Dáil debates

Wednesday, 8 December 2021

Residential Tenancies (Amendment) (No. 2) Bill 2021 [Seanad]: Committee and Remaining Stages

 

7:52 pm

Photo of Michael Healy-RaeMichael Healy-Rae (Kerry, Independent) | Oireachtas source

This is a terribly important point. The guidance going back over 30 years was always was simple. The deposit was whatever rent was per month. At a time when rents were £300 per month, I remember well that the guidance was that the deposit was £300. It was not £500 or it was not double the rent. There was never any such thing. That was an old fashioned thing that was always there. Why in the name of goodness should students be targeted for an extra deposit? At the end of the day, the deposit should only be used in the case of somebody abandoning a property, leaving a person high and dry or doing damage. In many cases if damage is done the deposit is immaterial because it will always cost a lot more than the deposit would be anyway.

It does not make sense. It has to be mentioned in the context of this because it is terribly important not to let this go. There was an awful situation when students got caught during Covid-19. They had paid their deposit. Through no fault of their own they had to go home.

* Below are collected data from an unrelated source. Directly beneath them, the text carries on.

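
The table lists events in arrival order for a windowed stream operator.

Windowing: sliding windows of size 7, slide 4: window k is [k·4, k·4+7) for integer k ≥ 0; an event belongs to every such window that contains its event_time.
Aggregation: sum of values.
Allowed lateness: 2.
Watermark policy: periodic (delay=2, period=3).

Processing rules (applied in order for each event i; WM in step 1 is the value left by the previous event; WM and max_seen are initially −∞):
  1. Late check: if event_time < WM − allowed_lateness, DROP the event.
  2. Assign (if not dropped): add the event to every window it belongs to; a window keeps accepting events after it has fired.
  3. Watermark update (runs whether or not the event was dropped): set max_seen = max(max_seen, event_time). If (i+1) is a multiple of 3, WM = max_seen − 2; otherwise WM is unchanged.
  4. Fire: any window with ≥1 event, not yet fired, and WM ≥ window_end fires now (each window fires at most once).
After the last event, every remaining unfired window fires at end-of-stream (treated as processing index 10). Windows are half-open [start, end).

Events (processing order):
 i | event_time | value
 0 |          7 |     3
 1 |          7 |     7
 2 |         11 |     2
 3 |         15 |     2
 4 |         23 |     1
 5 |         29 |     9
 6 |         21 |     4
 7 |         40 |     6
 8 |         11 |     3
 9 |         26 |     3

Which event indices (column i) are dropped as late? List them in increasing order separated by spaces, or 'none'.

i=0 t=7 v=3: → [4,11); WM=−∞
i=1 t=7 v=7: → [4,11); WM=−∞
i=2 t=11 v=2: → [8,15); WM=9
i=3 t=15 v=2: → [12,19); WM=9
i=4 t=23 v=1: → [20,27); WM=9
i=5 t=29 v=9: → [28,35),[24,31); WM=27; [4,11) fires=10 [8,15) fires=2 [12,19) fires=2 [20,27) fires=1
i=6 t=21 v=4: DROP (t<27-2); WM=27
i=7 t=40 v=6: → [40,47),[36,43); WM=27
i=8 t=11 v=3: DROP (t<27-2); WM=38; [24,31) fires=9 [28,35) fires=9
i=9 t=26 v=3: DROP (t<38-2); WM=38

6 8 9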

At the time it was one of the biggest issues going. My personal interaction with it was that the private and smaller property owners gave back the deposits to the students. Among what I would call the larger and institutionalised property owners, there was a blanket refusal to give back the deposits. I thought that was horrendous, because the students had not done anything wrong. They did not stay at home from college because they did not want to go to college. They could not go to college because college was closed. Those people, their parents and perhaps in many cases their grandparents lost their deposits at a time when families were so upset and financially challenged anyway. I thought that that was inherently wrong.

This is sound. It should always be that a deposit is a month’s rent. That is what it should be and there should not be variants from that. Unless something is happening out there that I do not know about, it should not be happening. Going back over the last 30 years, that is the way it was.